Westover M Brandon, O'Sullivan Joseph A
Department of Neurology, Massachusetts General Hospital, Boston, MA 02114-2622 USA.
Department of Electrical engineering, Washington University, St. Louis, MO 63130 USA.
IEEE Trans Inf Theory. 2008 Jan;54(1):299-320. doi: 10.1109/tit.2007.911296. Epub 2008 Jan 4.

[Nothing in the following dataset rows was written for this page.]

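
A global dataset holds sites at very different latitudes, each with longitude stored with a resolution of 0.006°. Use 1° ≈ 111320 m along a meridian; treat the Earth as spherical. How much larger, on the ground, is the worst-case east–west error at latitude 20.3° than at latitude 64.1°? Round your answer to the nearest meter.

With a 0.006° grid the true value lies within half a step, ±0.006°/2 = ±0.003°, of the stored one.
At 20.3°: 0.003° × 111320 × cos 20.3° = 0.003 × 111320 × 0.9379 ≈ 313.22 m.
Error at 64.1° = 0.003° × 111320 × cos 64.1° ≈ 333.96 × 0.4368 = 145.87 m.
So the lower-latitude error exceeds the higher by 313.22 − 145.87 = 167.34 m.

167 meters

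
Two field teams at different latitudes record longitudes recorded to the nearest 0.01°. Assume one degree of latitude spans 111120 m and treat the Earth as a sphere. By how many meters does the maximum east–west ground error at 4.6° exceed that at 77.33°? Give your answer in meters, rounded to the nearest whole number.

432 meters

Rounding to 2 decimal places leaves the longitude within ±0.005° of the true value.
Error at 4.6° = 0.005° × 111120 × cos 4.6° ≈ 555.6 × 0.9968 = 553.81 m.
Error at 77.33° = 0.005° × 111120 × cos 77.33° ≈ 555.6 × 0.2193 = 121.86 m.
So the lower-latitude error exceeds the higher by 553.81 − 121.86 = 431.95 m.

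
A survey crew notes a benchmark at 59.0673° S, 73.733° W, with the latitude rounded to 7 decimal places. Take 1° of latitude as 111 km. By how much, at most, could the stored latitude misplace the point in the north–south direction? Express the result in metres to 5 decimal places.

0.00555 metres

Rounding to 7 decimal places leaves the latitude within ±5e-08° of the true value.
So the N–S error is at most 5e-08 × 111000 = 0.00555 m.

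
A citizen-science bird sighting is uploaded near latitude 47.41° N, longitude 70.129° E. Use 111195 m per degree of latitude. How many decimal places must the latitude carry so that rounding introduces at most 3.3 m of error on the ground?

One degree of latitude covers 111195 m.
N decimal places → at most half a unit in the last place, 0.5 × 10⁻ᴺ° = 111195/2 × 10⁻ᴺ m.
Need 0.5 × 111195 × 10⁻ᴺ ≤ 3.3 → 10⁻ᴺ ≤ 5.936e-05, so N ≥ 4.23.
At 4 places the error can reach 5.56 m, but 5 places keeps it to 0.556 m.

5 decimal places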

Biological and machine pattern recognition systems face a common challenge: Given sensory data about an unknown pattern, classify the pattern by searching for the best match within a library of representations stored in memory. In many cases, the number of patterns to be discriminated and the richness of the raw data force recognition systems to internally represent memory and sensory information in a compressed format. However, these representations must preserve enough information to accommodate the variability and complexity of the environment, otherwise recognition will be unreliable. Thus, there is an intrinsic tradeoff between the amount of resources devoted to data representation and the complexity of the environment in which a recognition system may reliably operate. In this paper, we describe a mathematical model for pattern recognition systems subject to resource constraints, and show how the aforementioned resource-complexity tradeoff can be characterized in terms of three rates related to the number of bits available for representing memory and sensory data, and the number of patterns populating a given statistical environment. We prove single-letter information-theoretic bounds governing the achievable rates, and investigate in detail two illustrative cases where the pattern data is either binary or Gaussian.
给定关于未知模式的感官数据,通过在存储于内存中的表示库中搜索最佳匹配来对模式进行分类。在许多情况下,要区分的模式数量和原始数据的丰富性迫使识别系统以压缩格式在内部表示内存和感官信息。然而,这些表示必须保留足够的信息以适应环境的可变性和复杂性,否则识别将不可靠。因此,在用于数据表示的资源量与识别系统可以可靠运行的环境复杂性之间存在内在的权衡。在本文中,我们描述了一个受资源约束的模式识别系统的数学模型,并展示了如何根据与用于表示内存和感官数据的比特数以及填充给定统计环境的模式数量相关的三个速率来表征上述资源 - 复杂性权衡。我们证明了控制可实现速率的单字母信息论界,并详细研究了模式数据为二进制或高斯的两个说明性案例。